I made these buttons.
and these other assets
I was supposed to be continuing my thoughts on agency and writing my papers but I didn't really until later this night. I did however have a lot of fun making these assets.
I can probably finish my absolutely mandatory work tonight if I actually do it.
below is some of the notes I had on Kevin O'Regan and Alva Noë, 'What Is It Like To See: A Sensorimotor Theory of Perceptual Experience' Links to an external site. --- ‘What It Is like to See: A Sensorimotor Theory of Perceptual Experience’ OReganNoe
Physical processes to felt aspects of sensory experience. O Regan Noe describes the feel of driving a porsche and says and notes that in some instances, when you are driving the Porsche, you are not necessarily doing anything in the interaction, but you are still having the experience of driving a Porsche
I think here again with the Porsche driving, we have something which was examined in the software agency literature that I looked at last time, and that is persistence. This reminds me a lot of the waiting EEG potential, Contingent Negative Variation. Maybe there could be a kind of study done with contingent negative variation, which says something for the ideas of persistence in agents. Could this kind of be outside of the temporally extended pattern described a paragraph later?
I am unsure about the comment, “it comes to seem doubtful that the Porsche-driving experience is the sort of thing that can be generated by activity in the brain,” though I know and understand why it is in here. I do like the idea of vision here acting as a give or take within the environment, because it gives me a few questions in analogy with vision. In that see seems to have lots of meanings, including noticing aspects, and experiencing. They do note that experience is not generated in the brain as a solution to the issue of experience being in the brain. I kind of think that’s funny, but I cannot argue against it at this point. I am sure that this will be better explained in the paper, or on this assumption, maybe the point is less to talk about what experience is and instead just elucidate what makes certain experiences physically intertwined in different sorts of ways.
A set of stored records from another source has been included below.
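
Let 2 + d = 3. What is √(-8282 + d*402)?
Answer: 2*I*√1970 ≈ 88.769*I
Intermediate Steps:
d = 1 (d = -2 + 3 = 1)
√(-8282 + d*402) = √(-8282 + 1*402) = √(-8282 + 402) = √(-7880) = 2*I*√1970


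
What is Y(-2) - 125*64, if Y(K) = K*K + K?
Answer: -7998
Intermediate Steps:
Y(K) = K + K**2 (Y(K) = K**2 + K = K + K**2)
Y(-2) - 125*64 = -2*(1 - 2) - 125*64 = -2*(-1) - 8000 = 2 - 8000 = -7998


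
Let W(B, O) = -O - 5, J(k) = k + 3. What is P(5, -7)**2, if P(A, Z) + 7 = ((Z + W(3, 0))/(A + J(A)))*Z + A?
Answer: 3364/169 ≈ 19.905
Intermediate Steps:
J(k) = 3 + k
W(B, O) = -5 - O
P(A, Z) = -7 + A + Z*(-5 + Z)/(3 + 2*A) (P(A, Z) = -7 + (((Z + (-5 - 1*0))/(A + (3 + A)))*Z + A) = -7 + (((Z + (-5 + 0))/(3 + 2*A))*Z + A) = -7 + (((Z - 5)/(3 + 2*A))*Z + A) = -7 + (((-5 + Z)/(3 + 2*A))*Z + A) = -7 + (Z*(-5 + Z)/(3 + 2*A) + A) = -7 + (A + Z*(-5 + Z)/(3 + 2*A)) = -7 + A + Z*(-5 + Z)/(3 + 2*A))
P(5, -7)**2 = ((-21 + (-7)**2 - 11*5 - 5*(-7) + 2*5**2)/(3 + 2*5))**2 = ((-21 + 49 - 55 + 35 + 2*25)/(3 + 10))**2 = ((-21 + 49 - 55 + 35 + 50)/13)**2 = ((1/13)*58)**2 = (58/13)**2 = 3364/169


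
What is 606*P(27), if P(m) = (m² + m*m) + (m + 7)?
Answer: 904152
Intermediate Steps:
P(m) = 7 + m + 2*m² (P(m) = (m² + m²) + (7 + m) = 2*m² + (7 + m) = 7 + m + 2*m²)
606*P(27) = 606*(7 + 27 + 2*27²) = 606*(7 + 27 + 2*729) = 606*(7 + 27 + 1458) = 606*1492 = 904152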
I am a bit hesitant about participating a bit here, but I do think it could be good for clarifying the kinds of thoughts that are necessary for moving around understanding sensory stimuli. I am hesitant because lots of signals show things like unconscious recognition, and you cannot really stop your eyes from seeing, even when you close them, they are just seeing a different thing.
“In the next sections we shall define in greater detail what seeing consists in. We shall distinguish one aspect of the activity of seeing which can be related to what psychologists call "sensation", and one aspect which can be related to what they call "perception". “ Clarifying the plot here
something that has been interesting me recently is the idea of persistence in software agents. This is the idea that you keep the program continuously running in order for it to be able to take action when a host is not present. This reminds me of both the airplane seeking and the driving Porsche example in that your experience seems to be continuous in that it persists even when you are not acting or are not able to get information to work with, necessarily in order to be aware when this information comes without being turned on or something analogous to that in humans. Mastery of sensorimotor contingencies seems to be very much a kind of version of persistence.
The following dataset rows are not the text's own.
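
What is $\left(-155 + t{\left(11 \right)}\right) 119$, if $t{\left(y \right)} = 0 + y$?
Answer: $-17136$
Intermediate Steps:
$t{\left(y \right)} = y$
$\left(-155 + t{\left(11 \right)}\right) 119 = \left(-155 + 11\right) 119 = \left(-144\right) 119 = -17136$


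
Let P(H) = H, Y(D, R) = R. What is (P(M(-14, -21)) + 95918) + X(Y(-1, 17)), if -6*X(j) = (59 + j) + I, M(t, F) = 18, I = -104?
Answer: 287822/3 ≈ 95941.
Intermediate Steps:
X(j) = 15/2 - j/6 (X(j) = -((59 + j) - 104)/6 = -(-45 + j)/6 = 15/2 - j/6)
(P(M(-14, -21)) + 95918) + X(Y(-1, 17)) = (18 + 95918) + (15/2 - ⅙*17) = 95936 + (15/2 - 17/6) = 95936 + 14/3 = 287822/3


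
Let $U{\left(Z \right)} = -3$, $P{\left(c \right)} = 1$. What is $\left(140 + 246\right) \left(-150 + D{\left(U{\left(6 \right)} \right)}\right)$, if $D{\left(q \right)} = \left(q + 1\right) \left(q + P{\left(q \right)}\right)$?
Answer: $-56356$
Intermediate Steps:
$D{\left(q \right)} = \left(1 + q\right)^{2}$ ($D{\left(q \right)} = \left(q + 1\right) \left(q + 1\right) = \left(1 + q\right) \left(1 + q\right) = \left(1 + q\right)^{2}$)
$\left(140 + 246\right) \left(-150 + D{\left(U{\left(6 \right)} \right)}\right) = \left(140 + 246\right) \left(-150 + \left(1 + \left(-3\right)^{2} + 2 \left(-3\right)\right)\right) = 386 \left(-150 + \left(1 + 9 - 6\right)\right) = 386 \left(-150 + 4\right) = 386 \left(-146\right) = -56356$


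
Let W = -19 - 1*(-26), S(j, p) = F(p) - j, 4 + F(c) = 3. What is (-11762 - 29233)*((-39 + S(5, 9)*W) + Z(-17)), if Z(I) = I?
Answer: 4017510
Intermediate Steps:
F(c) = -1 (F(c) = -4 + 3 = -1)
S(j, p) = -1 - j
W = 7 (W = -19 + 26 = 7)
(-11762 - 29233)*((-39 + S(5, 9)*W) + Z(-17)) = (-11762 - 29233)*((-39 + (-1 - 1*5)*7) - 17) = -40995*((-39 + (-1 - 5)*7) - 17) = -40995*((-39 - 6*7) - 17) = -40995*((-39 - 42) - 17) = -40995*(-81 - 17) = -40995*(-98) = 4017510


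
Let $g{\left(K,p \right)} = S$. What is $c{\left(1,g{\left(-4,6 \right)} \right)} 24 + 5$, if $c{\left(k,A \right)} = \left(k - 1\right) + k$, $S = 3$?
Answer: $29$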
Has the Innsbruck inversion experiment but with one eye flipped. I like the idea of mastery residing in the body is something we've talked about before. This is also directly related to the kinds of things in thinking of perception as an exercise of mastery. In that it kind of is being able to be situated in the environment.
maybe something to discuss more would be the binding problem. I am a bit intrested in the problems with association.